HK female managers unhappy with prospects
Hong Kong has the least optimistic female middle managers in Asia-Pacific, according to a report by talent acquisition and management solutions provider Alexander Mann Solutions (AMS).
The report, “Engaging the Full Potential of Female Middle Managers”, polled women working at this level in Australia, the mainland, Hong Kong, the Philippines and Singapore, and found a third of respondents here believed they will not be promoted. “Only 60 per cent of Hong Kong women were satisfied with their opportunities for progression,” says Martin Cerullo, Asia-Pacific MD of development at AMS.
This figure compares unfavourably with the results from women in Australia, the Philippines and Singapore – which all polled in the mid-70 per cent region – and even more starkly with the 83 per cent of those surveyed in the mainland who said they were happy with their chances of advancement.
“Respondents are saying they’re not confident they have the opportunity to progress in their careers. A lot of that came back to the fact that there are some very traditional management structures in place, which perhaps aren’t as open to a more diverse management and senior leadership community as in other parts of the world,” Cerullo says.
“Another aspect is the lack of infrastructure in organisations to support women’s progression in their careers. There is the sense that it is much easier to find a job externally than within the organisation.”
And while only 53 per cent of Hong Kong women were satisfied with the clarity of their career paths in their firms, the number who felt they had a good relationship with their manager wasn’t much higher, at 60 per cent.
“The reason we decided to focus on the pipeline of middle managers was because this is the key to shifting female board representation,” Cerullo says. “Most organisations tend to find they’re losing their women at middle-management level. In general across Asia and Asia-Pacific, there has been much less development of a business case for the value of a more diverse workforce and leadership than there is in places like Australia, the US and the UK. I don’t think many companies understand the benefit it has to the bottom line.”
Cerullo says that a diverse workforce better reflects the range of customers a business serves, and that companies that implement such a policy tend to perform better on stock exchanges. He also says that the traditional notion that women will inevitably want a career break to concentrate on having a family is based on a lack of understanding of a changing workforce.

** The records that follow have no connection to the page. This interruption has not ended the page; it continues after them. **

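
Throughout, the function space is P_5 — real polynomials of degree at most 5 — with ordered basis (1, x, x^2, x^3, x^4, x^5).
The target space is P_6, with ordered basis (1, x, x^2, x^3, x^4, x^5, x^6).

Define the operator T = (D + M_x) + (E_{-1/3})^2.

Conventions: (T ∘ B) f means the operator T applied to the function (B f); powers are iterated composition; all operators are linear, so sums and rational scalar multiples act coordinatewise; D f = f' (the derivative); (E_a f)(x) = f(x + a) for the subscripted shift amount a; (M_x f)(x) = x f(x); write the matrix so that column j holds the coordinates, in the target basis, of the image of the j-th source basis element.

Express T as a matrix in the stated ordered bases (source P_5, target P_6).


the matrix is [[1, 1/3, 4/9, -8/27, 16/81, -32/243]; [1, 1, 2/3, 4/3, -32/27, 80/81]; [0, 1, 1, 1, 8/3, -80/27]; [0, 0, 1, 1, 4/3, 40/9]; [0, 0, 0, 1, 1, 5/3]; [0, 0, 0, 0, 1, 1]; [0, 0, 0, 0, 0, 1]] (rows listed top to bottom)

image of 1: x + 1
image of x: x^2 + x + 1/3
image of x^2: x^3 + x^2 + (2/3)x + 4/9
image of x^3: x^4 + x^3 + x^2 + (4/3)x - 8/27
image of x^4: x^5 + x^4 + (4/3)x^3 + (8/3)x^2 - (32/27)x + 16/81
image of x^5: x^6 + x^5 + (5/3)x^4 + (40/9)x^3 - (80/27)x^2 + (80/81)x - 32/243
each image's coordinates form column j of the matrix


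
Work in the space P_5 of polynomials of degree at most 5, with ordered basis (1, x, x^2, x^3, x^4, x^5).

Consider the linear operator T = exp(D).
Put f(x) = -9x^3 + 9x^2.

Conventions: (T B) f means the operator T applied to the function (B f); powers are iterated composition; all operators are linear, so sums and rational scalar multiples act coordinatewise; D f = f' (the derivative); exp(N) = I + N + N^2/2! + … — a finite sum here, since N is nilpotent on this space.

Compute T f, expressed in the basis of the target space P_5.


the image equals g(x) = -9x^3 - 18x^2 - 9x

order-1 term: -27x^2 + 18x
order-2 term: -27x + 9
order-3 term: -9
the series for exp(D) f terminates at order 3
exp(D) f = -9x^3 - 18x^2 - 9x


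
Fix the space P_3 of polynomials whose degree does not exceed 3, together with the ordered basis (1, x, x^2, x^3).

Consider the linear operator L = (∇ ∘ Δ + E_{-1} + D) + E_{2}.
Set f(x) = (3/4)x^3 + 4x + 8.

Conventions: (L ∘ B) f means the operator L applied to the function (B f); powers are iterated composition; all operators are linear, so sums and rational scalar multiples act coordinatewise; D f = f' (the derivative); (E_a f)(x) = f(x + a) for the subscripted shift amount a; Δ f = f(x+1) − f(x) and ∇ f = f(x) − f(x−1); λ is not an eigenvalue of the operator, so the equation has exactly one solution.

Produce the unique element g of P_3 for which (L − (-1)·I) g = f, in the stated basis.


the image equals g(x) = (1/4)x^3 - (1/2)x^2 + (1/4)x + 37/12

write g with unknown coordinates in the stated basis and equate coefficients in (L − (-1)·I) g = f
solving from the highest basis element down gives g = (1/4)x^3 - (1/2)x^2 + (1/4)x + 37/12
check: L g = (1/2)x^3 + (1/2)x^2 + (15/4)x + 59/12
so L g − (-1)·g = (3/4)x^3 + 4x + 8 = f ✓


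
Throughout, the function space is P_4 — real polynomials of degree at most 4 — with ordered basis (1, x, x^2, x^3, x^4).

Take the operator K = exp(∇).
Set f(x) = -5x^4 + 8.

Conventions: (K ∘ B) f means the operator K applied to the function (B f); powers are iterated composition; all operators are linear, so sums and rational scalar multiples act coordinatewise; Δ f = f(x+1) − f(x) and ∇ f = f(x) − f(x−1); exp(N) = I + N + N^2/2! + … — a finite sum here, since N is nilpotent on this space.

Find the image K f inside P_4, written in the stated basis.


the image equals g(x) = -5x^4 - 20x^3 + 20x + 3

order-1 term: -20x^3 + 30x^2 - 20x + 5
order-2 term: -30x^2 + 60x - 35
order-3 term: -20x + 30
order-4 term: -5
the series for exp(∇) f terminates at order 4
exp(∇) f = -5x^4 - 20x^3 + 20x + 3


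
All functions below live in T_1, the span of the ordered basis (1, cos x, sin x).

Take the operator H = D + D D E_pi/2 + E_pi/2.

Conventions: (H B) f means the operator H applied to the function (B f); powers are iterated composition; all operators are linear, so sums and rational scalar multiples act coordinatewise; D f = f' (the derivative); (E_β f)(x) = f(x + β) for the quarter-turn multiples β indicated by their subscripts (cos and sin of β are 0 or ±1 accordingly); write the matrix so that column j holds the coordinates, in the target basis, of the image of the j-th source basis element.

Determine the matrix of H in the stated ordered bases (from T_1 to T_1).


the matrix is [[1, 0, 0]; [0, 0, 1]; [0, -1, 0]] (rows listed top to bottom)

image of 1: 1
image of cos x: -sin x
image of sin x: cos x
each image's coordinates form column j of the matrix


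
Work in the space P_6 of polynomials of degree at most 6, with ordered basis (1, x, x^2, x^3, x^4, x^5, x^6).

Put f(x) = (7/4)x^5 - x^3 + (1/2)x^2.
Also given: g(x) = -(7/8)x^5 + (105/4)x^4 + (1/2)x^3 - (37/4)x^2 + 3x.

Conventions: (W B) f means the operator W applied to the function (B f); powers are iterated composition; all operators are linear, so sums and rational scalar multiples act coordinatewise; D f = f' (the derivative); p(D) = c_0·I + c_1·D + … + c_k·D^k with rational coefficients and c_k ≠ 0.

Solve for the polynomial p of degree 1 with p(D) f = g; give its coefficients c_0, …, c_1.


D^0 f = (7/4)x^5 - x^3 + (1/2)x^2
D^1 f = (35/4)x^4 - 3x^2 + x
matching coefficients of g against c_0 f + c_1 Df + … from the top degree down determines the c_i
solution: c_0 = -1/2, c_1 = 3

c_0 = -1/2, c_1 = 3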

“Who might want to take time out to, say, travel the world is gender irrelevant,” he says, adding that both male and female members of Generation Y are likely to seek flexibility in their career. “Overall, Hong Kong and Asia are currently behind other parts of the world in terms of flexible working. There are fewer part-time jobs, much more rigidity around working hours and less opportunity to work from home.”
But isn’t work going to be all-consuming when you’re at the very top of any sizeable organisation? “The nature of more senior management positions makes it more challenging, but I think there are plenty of examples of very senior leaders who balance all elements of their life,” Cerullo says. “It has recently been reported how some of the most successful CEOs in the world are both extreme fitness freaks and very good at spending time with their families.”
Fern Ngai, CEO of Community Business, a non-profit organisation dedicated to advancing CSR in Asia, says companies need to develop fair and efficient pipelines to ensure women get an equal opportunity to reach the top. She suggests three ways in which they can do this.
First, companies should address the institutional barriers holding women back and seek to remove them. “They should ensure their internal policies and practices do not discriminate against or disadvantage women,” she says. “For example, recruitment or promotion panels should include women.”
Second, she believes cultural attitudes and stereotypes need to be questioned. “At the heart of the issue is the fundamental challenge of how to overcome enduring perceptions of traditional gender roles and create a workplace culture that is truly inclusive of women at all levels,” she says.
Third, management needs to take responsibility for leading the change. “Companies should engage their leaders, especially men, and acknowledge their key role as champions of change,” she says.
Women themselves are not let off the hook. “This is highlighted in Sheryl Sandberg’s book Lean In,” Ngai says. “Women are usually not as ambitious as men, and tend to undervalue and underestimate their abilities. Women should take ownership of their own careers and empower themselves, through measures such as recruiting a sponsor and/or a mentor, taking charge of their work-life balance, and identifying and influencing key stakeholders.”